A good example is that the M1917 could hold 6 rounds and the P14 held 5. So there is an advantage to having a more modern cartridge. Also a machine gun or rifle can fire rimmed cartridges but this has to be engineered into the rifle or magazine. A look at a bren gun with different calibres will say this. 

If change is not necessary then why didn't the Soviets keep the Mosin? Or keep the 7.62x54R and make a new rifle?


----------



## Shortround6 (May 4, 2019)

yulzari said:


> The very original 1888 pattern Lee Metford continues today as the arm of the Duke of Atholl's Army.



The 2nd company Governor's Foot Guard of Connecticut has a number of 30-40 Krags. 2nd Company Governor's Foot Guard of Connecticut 

Although the "service" rifle is the 1903 Springfield. 

I was a member for over 35 years. 

Not sure what the "arms" of ceremonial units have to do with the discussion though.


----------



## Shortround6 (May 4, 2019)

yulzari said:


> Incidentally the amenability of the Lee to variable ammunition was no help to the over finely made Ross Rifle and led the RFC and RNAS to get specially selected .303 supplies for their aerial machine guns.



At one point in WW II US .30-06 ammo was separated into three classes. 
Grade 1 was aircraft machine gun.
Grade 2 was ground machine gun.
Grade 3 was for rifles.

This was based entirely on brass quality and functioning ( Head separations or case splits, extractors pulling through rims and so on) and had nothing to do with either power or accuracy. I have no idea how long this grading lasted for. 

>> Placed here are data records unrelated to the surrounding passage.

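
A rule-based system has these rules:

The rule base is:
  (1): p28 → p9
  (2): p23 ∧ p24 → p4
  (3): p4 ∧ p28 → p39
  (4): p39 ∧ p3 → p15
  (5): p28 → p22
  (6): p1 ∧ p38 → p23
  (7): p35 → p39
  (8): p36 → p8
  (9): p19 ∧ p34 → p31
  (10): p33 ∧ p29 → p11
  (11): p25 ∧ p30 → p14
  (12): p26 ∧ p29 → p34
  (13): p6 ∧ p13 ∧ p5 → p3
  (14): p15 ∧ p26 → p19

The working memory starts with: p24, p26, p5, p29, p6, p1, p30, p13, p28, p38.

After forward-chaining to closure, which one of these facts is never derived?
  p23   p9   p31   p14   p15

p14

[1] (1) [p28 → p9]; (5) [p28 → p22]; (6) [p1 ∧ p38 → p23]; (12) [p26 ∧ p29 → p34]; (13) [p6 ∧ p13 ∧ p5 → p3]. ⇒ new: p9, p22, p23, p34, p3.
[2] (2) [p23 ∧ p24 → p4]. ⇒ new: p4.
[3] (3) [p4 ∧ p28 → p39]. ⇒ new: p39.
[4] (4) [p39 ∧ p3 → p15]. ⇒ new: p15.
[5] (14) [p15 ∧ p26 → p19]. ⇒ new: p19.
[6] (9) [p19 ∧ p34 → p31]. ⇒ new: p31.
Derived: p23 (round 1), p9 (round 1), p15 (round 4), p31 (round 6). p14 never appears in any round.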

Please remember that in WW I the heat treatment of 1903 springfield receivers was done by "eye". A rack of receivers was put in an oven and heated up until the receivers reached a certain color as judged by the furnace operator before being taken out and quenched. It was either in late 1917 or 1918 that they got instruments that allowed them to actually measure the temperature of the receivers. 
Rifle brass is heated up and allowed to cool at least once in manufacturing and often twice (or more?) to prevent it from becoming too brittle and splitting/cracking on firing. However that is the forward part of the case. The rear part of the case was often in a water bath to keep it somewhat harder than the front, too soft a rim and the extractor pulls though and/or the primer pocket enlarges, the primer falls (is blown) out and high pressure gas gets back into the action. 

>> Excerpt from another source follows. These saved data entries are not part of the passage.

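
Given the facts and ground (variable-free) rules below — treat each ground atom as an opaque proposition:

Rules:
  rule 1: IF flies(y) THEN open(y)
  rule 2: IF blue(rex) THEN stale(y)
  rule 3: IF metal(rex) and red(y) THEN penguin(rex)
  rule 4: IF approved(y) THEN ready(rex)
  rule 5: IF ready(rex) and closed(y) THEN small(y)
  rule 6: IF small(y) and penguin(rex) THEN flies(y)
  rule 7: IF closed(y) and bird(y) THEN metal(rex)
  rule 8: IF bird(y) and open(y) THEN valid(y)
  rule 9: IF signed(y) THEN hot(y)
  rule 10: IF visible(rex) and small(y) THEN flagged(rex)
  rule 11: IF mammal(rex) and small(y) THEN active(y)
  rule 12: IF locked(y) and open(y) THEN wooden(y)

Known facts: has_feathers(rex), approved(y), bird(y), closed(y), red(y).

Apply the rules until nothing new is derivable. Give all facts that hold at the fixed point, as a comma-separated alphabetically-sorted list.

Round 1: rule 4 [IF approved(y) THEN ready(rex)]; rule 7 [IF closed(y) and bird(y) THEN metal(rex)]. New: ready(rex), metal(rex).
Round 2: rule 3 [IF metal(rex) and red(y) THEN penguin(rex)]; rule 5 [IF ready(rex) and closed(y) THEN small(y)]. New: penguin(rex), small(y).
Round 3: rule 6 [IF small(y) and penguin(rex) THEN flies(y)]. New: flies(y).
Round 4: rule 1 [IF flies(y) THEN open(y)]. New: open(y).
Round 5: rule 8 [IF bird(y) and open(y) THEN valid(y)]. New: valid(y).

approved(y), bird(y), closed(y), flies(y), has_feathers(rex), metal(rex), open(y), penguin(rex), ready(rex), red(y), small(y), valid(y)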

Even rudimentary modern manufacturing techniques/methods and tools are the stuff of science fiction to a 1880s-1915 metallurgist. 
The solutions to problems they found through trial and error in some cases no longer apply. The problem/s have simply disappeared due to better manufacturing techniques and tools.


----------



## Ivan1GFP (May 4, 2019)

Shortround6 said:


> On cartridges the shape of a cartridge has darn little to do with the accuracy of cartridge, bullet, barrel combination once you go further back than the neck. Or at least very little difference in practical accuracy if you are not competing in the bench rest game where 0.010 difference in 5 shot group size is the difference between 1st and 5th place.
> 
> Bullet quality and barrel quality are by far the62 determining factors in accuracy. Both made tremendous strides in the last 100 years. At least in large quantity production.



Hello Shortround6,
In the practical sense, I believe you are correct. Differences in cartridge shape are most likely to have a greater than 0.010 inch difference in AVERAGE group size though.
I am sure that you already know this: When the US military switched from .30-06 to 7.62 NATO, one of the interesting side effects was that the accuracy of service rifles increased noticeably. One might attribute this also to the change in the rifle from M1 Garand to M14, but the accuracy improvement also showed up in Navy M1 Garands that had been converted to 7.62 NATO (properly converted rather than just sleeved).
It appears that in general, the higher loading density and shorter powder column in the 7.62 case resulted in GENERALLY better accuracy. 
The reason for so many qualifiers such as "generally" and "average" is that there exist plenty of exceptional rifles in both calibers.



Shortround6 said:


> The amount of case taper needed depends somewhat on the type and quality of the case material and the requirements for extraction. Tapered cases also tend to put more pressure on the bolt face. Really straight cases tend to stick more although the 7.62 NATO doesn't seem to have a lot of trouble in gas operated guns (I am not saying no trouble) The G3 and it's brothers/cousins use fluted chambers that float the outside of the case on a layer of gas to avoid the sticking problem (or tearing the extractor through the rim leaving the case in the chamber).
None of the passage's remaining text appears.